La pratique est en partie légale en France, mais avec des subtilités, notamment concernant la hijama, car les incisions de la peau destinées à aspirer du sang sont un acte invasif. Il faut en effet bien distinguer ventouses sèches et humides, qui n’ont pas les mêmes effets secondaires. Pour les ventouses sèches, ils sont souvent bénins : ecchymoses (systématiques), douleurs et raideurs locales, aggravation temporaire des douleurs ayant motivé les ventouses, parfois brûlures (pas avec les ventouses mécaniques, uniquement avec les ventouses chauffées, par exemple si de l’alcool est versé, si le coton enflammé tombe sur le patient ou si le verre des ventouses est trop chauffé) [14]. Pour les ventouses humides, qui en France sont surtout utilisées dans le cadre de la hijama, cela peut être plus grave car à cause des incisions il y a aussi le risque d’infections locales (abcès, cellulites, fasciites nécrosantes), d’infections disséminées, et de transmission du VIH ou des hépatites B et C (tout cela en cas de mauvaise stérilisation des instruments) [15, 16]. Le risque d’anémie est parfois évoqué, mais paraît peu probable car les volumes de sang prélevés sont très faibles, sauf peut-être en cas de répétitions.

La Saignée (détail), Quirijn van Brekelenkam (c.1622-c.1669)

Un rapport du Conseil national de l’Ordre des médecins du 27 juin 2023 explique que « l’effraction cutanée est un acte réservé aux seuls médecins. La jurisprudence correctionnelle précise que la pose de ventouses, issue d’un diagnostic dans le but d’un traitement thérapeutique, constitue à ce titre un acte médical réservé aux seuls médecins » [17].
Il y a déjà eu en France des condamnations de pratiquants de la hijama, y compris des professionnels de santé, pour exercice illégal de la médecine, avec par exemple la condamnation à une amende et à de la prison avec sursis pour trois infirmiers marseillais en janvier 2024, avec dans la même affaire la condamnation pour complicité d’exercice illégal de la médecine pour un médecin [18].
Les ventouses sèches ne sont pas invasives et peuvent donc être utilisées par des personnes qui ne sont pas professionnels de santé, mais dans ce cas uniquement à visée de massage et de bien-être.
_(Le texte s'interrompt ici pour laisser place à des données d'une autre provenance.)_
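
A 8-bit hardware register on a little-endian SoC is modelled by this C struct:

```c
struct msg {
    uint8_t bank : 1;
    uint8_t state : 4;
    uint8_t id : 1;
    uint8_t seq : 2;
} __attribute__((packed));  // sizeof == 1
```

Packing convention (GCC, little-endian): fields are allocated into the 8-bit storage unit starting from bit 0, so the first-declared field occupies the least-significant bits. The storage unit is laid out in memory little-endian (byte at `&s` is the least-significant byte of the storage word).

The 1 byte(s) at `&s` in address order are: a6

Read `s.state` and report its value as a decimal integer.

3

[0]=0xa6 (little-endian) → word 0xa6
bank [0+:1] = (word>>0) & 0x1 = 0
state [1+:4] = (word>>1) & 0xf = 3  ←
id [5+:1] = (word>>5) & 0x1 = 1
seq [6+:2] = (word>>6) & 0x3 = 2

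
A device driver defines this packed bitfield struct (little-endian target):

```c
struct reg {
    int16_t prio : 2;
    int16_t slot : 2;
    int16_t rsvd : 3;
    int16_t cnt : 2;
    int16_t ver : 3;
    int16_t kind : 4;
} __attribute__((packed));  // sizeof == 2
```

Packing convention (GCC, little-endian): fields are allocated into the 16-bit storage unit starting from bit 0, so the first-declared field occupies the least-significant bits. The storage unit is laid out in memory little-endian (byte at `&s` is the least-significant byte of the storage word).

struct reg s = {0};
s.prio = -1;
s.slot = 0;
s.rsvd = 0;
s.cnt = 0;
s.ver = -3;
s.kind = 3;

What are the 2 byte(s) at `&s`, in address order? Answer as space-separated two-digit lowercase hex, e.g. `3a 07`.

prio (2b) val=-1 bits=0x3 at bit 0: 0x0003
slot (2b) val=0 bits=0x0 at bit 2: 0x0003
rsvd (3b) val=0 bits=0x0 at bit 4: 0x0003
cnt (2b) val=0 bits=0x0 at bit 7: 0x0003
ver (3b) val=-3 bits=0x5 at bit 9: 0x0a03
kind (4b) val=3 bits=0x3 at bit 12: 0x3a03
word = 0x3a03 → little-endian bytes:
  [0]=0x03  [1]=0x3a

03 3a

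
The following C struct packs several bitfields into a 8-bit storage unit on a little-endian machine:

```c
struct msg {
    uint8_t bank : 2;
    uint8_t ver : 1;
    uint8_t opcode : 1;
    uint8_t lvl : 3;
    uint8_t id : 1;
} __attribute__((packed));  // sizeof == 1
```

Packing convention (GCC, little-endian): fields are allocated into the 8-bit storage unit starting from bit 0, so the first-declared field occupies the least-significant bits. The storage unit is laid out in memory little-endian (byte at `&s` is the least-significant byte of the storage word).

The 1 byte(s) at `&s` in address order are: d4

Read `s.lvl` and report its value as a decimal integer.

[0]=0xd4 (little-endian) → word 0xd4
bank [0+:2] = (word>>0) & 0x3 = 0
ver [2+:1] = (word>>2) & 0x1 = 1
opcode [3+:1] = (word>>3) & 0x1 = 0
lvl [4+:3] = (word>>4) & 0x7 = 5  ←
id [7+:1] = (word>>7) & 0x1 = 1

5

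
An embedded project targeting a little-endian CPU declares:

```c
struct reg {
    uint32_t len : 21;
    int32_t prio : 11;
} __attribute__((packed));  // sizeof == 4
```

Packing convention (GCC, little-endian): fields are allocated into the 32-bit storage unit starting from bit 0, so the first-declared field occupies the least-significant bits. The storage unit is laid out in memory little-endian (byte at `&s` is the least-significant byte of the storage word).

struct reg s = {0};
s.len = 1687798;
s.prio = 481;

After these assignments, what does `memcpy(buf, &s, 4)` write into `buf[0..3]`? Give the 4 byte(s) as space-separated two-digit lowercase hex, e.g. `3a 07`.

f6 c0 39 3c

len (21b) val=1687798 bits=0x19c0f6 at bit 0: 0x0019c0f6
prio (11b) val=481 bits=0x1e1 at bit 21: 0x3c39c0f6
word = 0x3c39c0f6 → little-endian bytes:
  [0]=0xf6  [1]=0xc0  [2]=0x39  [3]=0x3c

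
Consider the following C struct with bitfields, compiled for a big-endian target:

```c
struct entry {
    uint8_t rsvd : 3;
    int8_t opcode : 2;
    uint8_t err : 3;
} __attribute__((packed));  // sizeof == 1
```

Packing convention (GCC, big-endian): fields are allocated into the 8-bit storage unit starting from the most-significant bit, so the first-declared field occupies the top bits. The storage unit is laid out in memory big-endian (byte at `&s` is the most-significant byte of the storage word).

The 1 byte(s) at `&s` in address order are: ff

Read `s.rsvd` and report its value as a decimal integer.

7

[0]=0xff (big-endian) → word 0xff
rsvd:3 @ bit 5 → (0xff>>5)&0x7 = 0x7  ←
opcode:2 @ bit 3 → (0xff>>3)&0x3 = 0x3
err:3 @ bit 0 → (0xff>>0)&0x7 = 0x7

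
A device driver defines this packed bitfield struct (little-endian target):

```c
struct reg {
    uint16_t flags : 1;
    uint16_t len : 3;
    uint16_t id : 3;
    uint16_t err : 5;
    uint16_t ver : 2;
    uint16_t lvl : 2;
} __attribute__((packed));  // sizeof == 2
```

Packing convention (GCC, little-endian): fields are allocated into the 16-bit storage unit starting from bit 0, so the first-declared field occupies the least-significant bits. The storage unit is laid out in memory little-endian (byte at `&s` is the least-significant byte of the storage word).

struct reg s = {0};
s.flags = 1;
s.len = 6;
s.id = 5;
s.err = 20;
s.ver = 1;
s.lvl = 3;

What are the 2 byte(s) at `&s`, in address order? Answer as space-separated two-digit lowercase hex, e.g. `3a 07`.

5d da

flags:1 = 1 → 0x1 << 0 → word 0x0001
len:3 = 6 → 0x6 << 1 → word 0x000d
id:3 = 5 → 0x5 << 4 → word 0x005d
err:5 = 20 → 0x14 << 7 → word 0x0a5d
ver:2 = 1 → 0x1 << 12 → word 0x1a5d
lvl:2 = 3 → 0x3 << 14 → word 0xda5d
word = 0xda5d → little-endian bytes:
  [0]=0x5d  [1]=0xda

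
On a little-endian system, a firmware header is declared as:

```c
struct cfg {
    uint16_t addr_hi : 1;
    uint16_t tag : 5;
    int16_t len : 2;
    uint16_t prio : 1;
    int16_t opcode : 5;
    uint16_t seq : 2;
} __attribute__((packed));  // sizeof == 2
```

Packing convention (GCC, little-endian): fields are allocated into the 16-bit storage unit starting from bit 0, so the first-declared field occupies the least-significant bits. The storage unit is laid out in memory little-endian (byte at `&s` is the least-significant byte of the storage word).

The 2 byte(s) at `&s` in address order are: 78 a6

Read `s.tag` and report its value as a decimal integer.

28

[0]=0x78 [1]=0xa6 (little-endian) → word 0xa678
addr_hi [0+:1] = (word>>0) & 0x1 = 0
tag [1+:5] = (word>>1) & 0x1f = 28  ←
len [6+:2] = (word>>6) & 0x3 = 1
prio [8+:1] = (word>>8) & 0x1 = 0
opcode [9+:5] = (word>>9) & 0x1f = 19
seq [14+:2] = (word>>14) & 0x3 = 2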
En effet, poser un diagnostic ou traiter une maladie est aussi considéré comme un acte réservé à certains professionnels de santé, comme précisé dans le même rapport.
Un avis du Conseil national de l’Ordre des masseurs-kinésithérapeutes du 18 mars 2021 interdit explicitement la pratique aux kinésithérapeutes : « La pratique des ventouses étant, à ce jour, insuffisamment éprouvée et faisant courir au patient un risque injustifié de lésion (saignement, brûlure, etc.), le kinésithérapeute ne peut proposer ce procédé conformément aux dispositions des articles R.4321-87 et R.4321-88 du code de la santé publique » [19]. Les articles cités sont ceux interdisant de proposer des traitements illusoires ou insuffisamment éprouvés et interdisant la charlatanerie. Dans un autre avis, le Conseil précise toutefois que la vacuothérapie (le fait de masser des cicatrices avec des ventouses pour les assouplir) reste autorisée, mais uniquement avec des ventouses mécaniques (car les ventouses en verre exposent à un risque de brûlure) [20].
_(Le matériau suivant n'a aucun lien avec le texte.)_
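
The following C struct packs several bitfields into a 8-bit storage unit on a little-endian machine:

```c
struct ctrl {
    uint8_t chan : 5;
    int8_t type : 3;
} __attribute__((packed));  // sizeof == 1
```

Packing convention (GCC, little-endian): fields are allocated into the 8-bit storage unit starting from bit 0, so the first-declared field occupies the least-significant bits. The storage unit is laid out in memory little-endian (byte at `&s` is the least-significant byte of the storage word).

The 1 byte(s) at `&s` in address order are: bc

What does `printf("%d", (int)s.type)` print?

-3

[0]=0xbc (little-endian) → word 0xbc
chan:5 @ bit 0 → (0xbc>>0)&0x1f = 0x1c
type:3 @ bit 5 → (0xbc>>5)&0x7 = 0x5  ←
type signed 3b, MSB=1: 5 - 8 = -3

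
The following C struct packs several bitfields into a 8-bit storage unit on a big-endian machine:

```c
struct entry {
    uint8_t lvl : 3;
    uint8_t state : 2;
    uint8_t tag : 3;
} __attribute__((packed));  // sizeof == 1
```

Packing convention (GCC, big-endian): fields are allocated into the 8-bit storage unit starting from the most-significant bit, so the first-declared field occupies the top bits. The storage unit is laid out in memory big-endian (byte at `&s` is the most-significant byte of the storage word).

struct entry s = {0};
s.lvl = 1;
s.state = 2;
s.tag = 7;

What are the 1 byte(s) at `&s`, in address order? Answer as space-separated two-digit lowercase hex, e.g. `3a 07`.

[5+:3] lvl=1 & 0x7 = 0x1; word=0x20
[3+:2] state=2 & 0x3 = 0x2; word=0x30
[0+:3] tag=7 & 0x7 = 0x7; word=0x37
word = 0x37 → big-endian bytes:
  [0]=0x37

37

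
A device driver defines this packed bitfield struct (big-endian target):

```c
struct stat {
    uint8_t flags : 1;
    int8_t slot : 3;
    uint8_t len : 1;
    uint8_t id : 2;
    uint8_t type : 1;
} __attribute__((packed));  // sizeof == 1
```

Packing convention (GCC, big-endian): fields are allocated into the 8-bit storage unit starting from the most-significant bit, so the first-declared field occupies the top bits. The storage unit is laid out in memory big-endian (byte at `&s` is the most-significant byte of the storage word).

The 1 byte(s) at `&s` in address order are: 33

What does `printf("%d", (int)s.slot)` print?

3

[0]=0x33 (big-endian) → word 0x33
flags:1 @ bit 7 → (0x33>>7)&0x1 = 0x0
slot:3 @ bit 4 → (0x33>>4)&0x7 = 0x3  ←
len:1 @ bit 3 → (0x33>>3)&0x1 = 0x0
id:2 @ bit 1 → (0x33>>1)&0x3 = 0x1
type:1 @ bit 0 → (0x33>>0)&0x1 = 0x1
slot signed 3b, MSB=0: value = 3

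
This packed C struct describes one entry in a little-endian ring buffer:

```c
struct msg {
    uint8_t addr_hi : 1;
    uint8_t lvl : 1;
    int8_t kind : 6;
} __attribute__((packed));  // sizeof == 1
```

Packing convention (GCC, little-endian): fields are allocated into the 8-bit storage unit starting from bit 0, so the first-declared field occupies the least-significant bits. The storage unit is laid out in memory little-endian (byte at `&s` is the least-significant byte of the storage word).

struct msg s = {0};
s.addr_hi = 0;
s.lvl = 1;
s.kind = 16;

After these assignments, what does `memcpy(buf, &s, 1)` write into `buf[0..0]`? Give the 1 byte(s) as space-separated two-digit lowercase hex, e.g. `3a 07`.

42

addr_hi (1b) val=0 bits=0x0 at bit 0: 0x00
lvl (1b) val=1 bits=0x1 at bit 1: 0x02
kind (6b) val=16 bits=0x10 at bit 2: 0x42
word = 0x42 → little-endian bytes:
  [0]=0x42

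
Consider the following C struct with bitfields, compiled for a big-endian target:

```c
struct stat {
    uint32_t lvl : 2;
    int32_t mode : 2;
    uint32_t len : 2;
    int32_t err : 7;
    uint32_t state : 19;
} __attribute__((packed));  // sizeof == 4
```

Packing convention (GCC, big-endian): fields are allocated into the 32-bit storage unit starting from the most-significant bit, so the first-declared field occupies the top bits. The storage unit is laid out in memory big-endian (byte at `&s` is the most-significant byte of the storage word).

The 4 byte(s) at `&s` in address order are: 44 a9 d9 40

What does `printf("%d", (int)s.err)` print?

[0]=0x44 [1]=0xa9 [2]=0xd9 [3]=0x40 (big-endian) → word 0x44a9d940
lvl [30+:2] = (word>>30) & 0x3 = 1
mode [28+:2] = (word>>28) & 0x3 = 0
len [26+:2] = (word>>26) & 0x3 = 1
err [19+:7] = (word>>19) & 0x7f = 21  ←
state [0+:19] = (word>>0) & 0x7ffff = 121152
err signed 7b, MSB=0: value = 21

21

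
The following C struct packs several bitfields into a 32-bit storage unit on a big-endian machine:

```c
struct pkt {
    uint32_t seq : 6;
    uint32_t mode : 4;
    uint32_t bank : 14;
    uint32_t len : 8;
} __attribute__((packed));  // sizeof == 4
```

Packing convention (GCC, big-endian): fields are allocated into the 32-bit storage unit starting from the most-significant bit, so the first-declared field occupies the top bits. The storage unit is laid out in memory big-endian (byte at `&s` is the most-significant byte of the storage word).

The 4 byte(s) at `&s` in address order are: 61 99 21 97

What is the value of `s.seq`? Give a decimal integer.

24

[0]=0x61 [1]=0x99 [2]=0x21 [3]=0x97 (big-endian) → word 0x61992197
seq:6 @ bit 26 → (0x61992197>>26)&0x3f = 0x18  ←
mode:4 @ bit 22 → (0x61992197>>22)&0xf = 0x6
bank:14 @ bit 8 → (0x61992197>>8)&0x3fff = 0x1921
len:8 @ bit 0 → (0x61992197>>0)&0xff = 0x97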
Enluminure anonyme, en tête du chapitre « De Ventouser », tiré du Régime du corps d’Aldebrandin de Sienne (XIIIes.) British Library

Le rapport de l’Ordre des médecins cité plus haut n’interdit pas la pratique des ventouses aux médecins mais rappelle tout de même le code de déontologie médicale, inscrit dans le Code de santé publique : « Les médecins doivent aux patients des soins consciencieux et basés sur les données acquises de la science [article 32]. Il leur est interdit de proposer des traitements insuffisamment éprouvés [article 14], la pratique du charlatanisme [article 39] et de faire courir aux patients un risque injustifié [article 40]. »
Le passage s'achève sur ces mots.